Beware of Vitamin Toxicity

It is common knowledge that taking vitamins is part of living a healthy lifestyle. When searching for the correct supplement to complete your daily recommended values you may have been aware of the many warnings that over-the-counter everyday vitamins may not be complete or at the appropriate levels. But, were you aware that it is possible to have too much of a vitamin and be at risk of becoming vitamin toxic? Vitamin toxicity can lead to ill health effects and even in some cases death.

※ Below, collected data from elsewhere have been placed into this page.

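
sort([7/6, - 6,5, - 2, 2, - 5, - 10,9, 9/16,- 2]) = [ - 10,-6,- 5 , - 2,  -  2 , 9/16,7/6,2,5, 9 ]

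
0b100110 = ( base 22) 1g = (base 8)46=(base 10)38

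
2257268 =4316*523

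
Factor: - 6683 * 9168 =  -  61269744  =  -2^4 *3^1*41^1*163^1 * 191^1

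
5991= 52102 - 46111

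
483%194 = 95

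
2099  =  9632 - 7533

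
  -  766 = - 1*766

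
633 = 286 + 347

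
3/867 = 1/289 =0.00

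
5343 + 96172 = 101515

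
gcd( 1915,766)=383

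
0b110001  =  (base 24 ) 21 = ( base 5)144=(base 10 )49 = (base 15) 34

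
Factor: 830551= 830551^1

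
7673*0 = 0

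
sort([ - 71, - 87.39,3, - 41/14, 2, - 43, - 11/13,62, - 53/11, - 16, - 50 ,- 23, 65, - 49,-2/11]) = [ - 87.39, - 71,-50, - 49, - 43, - 23, - 16 ,-53/11, - 41/14, - 11/13, - 2/11, 2 , 3,62, 65] 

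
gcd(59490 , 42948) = 18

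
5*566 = 2830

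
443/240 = 1 + 203/240 = 1.85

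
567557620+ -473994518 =93563102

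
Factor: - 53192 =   -  2^3*61^1*109^1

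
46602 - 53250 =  - 6648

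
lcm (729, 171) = 13851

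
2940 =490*6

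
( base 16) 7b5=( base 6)13045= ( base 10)1973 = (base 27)2J2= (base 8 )3665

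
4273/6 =4273/6 = 712.17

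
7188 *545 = 3917460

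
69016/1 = 69016 = 69016.00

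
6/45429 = 2/15143 = 0.00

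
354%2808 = 354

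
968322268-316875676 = 651446592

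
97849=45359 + 52490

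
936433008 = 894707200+41725808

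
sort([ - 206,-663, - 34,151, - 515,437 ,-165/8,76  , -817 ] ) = [ - 817, - 663, - 515, - 206 ,-34, - 165/8,76,151 , 437] 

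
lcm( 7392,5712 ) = 125664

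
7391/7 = 7391/7=1055.86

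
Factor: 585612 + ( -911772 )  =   - 2^4*3^3 * 5^1*151^1 = - 326160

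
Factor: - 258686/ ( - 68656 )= 2^( - 3)*7^(-1)*211^1 = 211/56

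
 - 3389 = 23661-27050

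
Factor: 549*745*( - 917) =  - 375057585 = - 3^2*5^1*7^1*61^1*131^1*149^1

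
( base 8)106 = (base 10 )70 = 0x46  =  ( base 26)2i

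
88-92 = -4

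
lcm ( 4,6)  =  12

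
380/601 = 380/601 = 0.63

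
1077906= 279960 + 797946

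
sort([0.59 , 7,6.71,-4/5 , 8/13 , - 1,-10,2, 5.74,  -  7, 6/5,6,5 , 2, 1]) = [-10,-7 , - 1,- 4/5,0.59, 8/13,1 , 6/5,2 , 2, 5, 5.74,6, 6.71 , 7]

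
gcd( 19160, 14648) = 8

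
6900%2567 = 1766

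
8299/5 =8299/5 = 1659.80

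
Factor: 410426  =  2^1*205213^1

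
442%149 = 144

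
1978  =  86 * 23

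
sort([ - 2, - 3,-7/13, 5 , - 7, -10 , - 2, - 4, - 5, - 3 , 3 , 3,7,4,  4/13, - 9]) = [  -  10, - 9, - 7, - 5, -4, - 3, - 3, - 2 , - 2, - 7/13,4/13 , 3, 3, 4,5, 7]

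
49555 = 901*55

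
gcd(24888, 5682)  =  6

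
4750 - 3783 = 967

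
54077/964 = 54077/964 = 56.10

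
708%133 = 43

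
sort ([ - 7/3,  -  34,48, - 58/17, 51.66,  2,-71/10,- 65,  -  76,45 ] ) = [-76, - 65, - 34, - 71/10,-58/17, - 7/3, 2 , 45,48, 51.66 ] 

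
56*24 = 1344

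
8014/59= 8014/59 = 135.83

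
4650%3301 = 1349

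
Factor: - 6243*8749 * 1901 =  -103832633307= - 3^1*13^1*673^1*1901^1* 2081^1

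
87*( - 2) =-174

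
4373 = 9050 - 4677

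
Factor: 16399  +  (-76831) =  - 60432 = - 2^4 * 3^1 * 1259^1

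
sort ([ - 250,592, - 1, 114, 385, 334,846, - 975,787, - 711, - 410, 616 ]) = [- 975, - 711, - 410, - 250, - 1,114, 334, 385, 592, 616, 787,846]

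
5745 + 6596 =12341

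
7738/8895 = 7738/8895 = 0.87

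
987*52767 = 52081029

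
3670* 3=11010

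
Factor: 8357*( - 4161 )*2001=  -  3^2*19^1*23^1*29^1*61^1*73^1*137^1 =- 69581727477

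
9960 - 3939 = 6021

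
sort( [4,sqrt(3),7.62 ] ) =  [ sqrt(3),4,7.62]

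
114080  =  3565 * 32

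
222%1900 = 222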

Classification of Vitamins
Vitamins on the market today are classified into two different types: fat or water soluble. A water soluble supplement means that it is not stored in the body and needs to be replaced each day. Common water soluble vitamins are vitamin C and B-complex. On the other hand, a fat soluble is the type that is not as easily eliminated from the body and is stored in our body’s fat tissues. These can easily accumulate in the body and can lead to toxicity. Common fat soluble options include vitamins A, D and E.

Vitamin D Toxicity
It has been reported that adults need to increase their levels of vitamin D, especially women, to avoid bone loss and osteoporosis. Anything between 4,000-10,000 IU (international unit) of vitamin D is considered toxic. Some symptoms of vitamin D toxicity include appetite loss, general fatigue and weakness, weight loss, nausea and vomiting. In some cases, toxic levels of this supplement can over time affect the heart as well as produce kidney stones.

Vitamin E Toxicity
Average daily intake of this type of supplement should be approximately 30 IU per day. Fortunately, most of us do not consume enough vitamin E in a day and are at a low risk of experiencing toxicity, especially those on low-fat diets. However, when there is an overdose of E people have experienced gastrointestinal issues, cramping, headaches, nausea, vomiting, exhaustion and in extreme cases hemorrhaging, blood clotting and/or strokes. Some studies have found that large doses of vitamin E have shown statistically significant increases in mortality rates especially for those who are middle aged or older and who have chronic diseases.

Vitamin A Toxicity
Average daily intake of vitamin A for adults is approximately 3,300 IU and studies have shown that most adults consume this level through their normal diet. However, it is possible for some people to develop hypervitaminosis A or an excess of this vitamin stored in the body. Minor toxic symptoms include nausea, vomiting, headache, dizziness, blurred vision and uncoordinated muscular movements. In more severe cases, this toxicity can lead to birth defects, liver issues, a higher risk for osteoporosis and central nervous system disorders.

Tips for Safe Intake
Ensure that you are taking your vitamins and supplements only as directed. For those who eat regular healthy diets, toxicity from vitamins is a very low risk. However, if you are on a special diet, especially one that eliminates a certain group of foods or demands a higher consumption of another group, you may benefit from keeping a food journal. Logging the foods that you eat as well as the amount of these supplements you consume per day can help you avoid becoming toxic.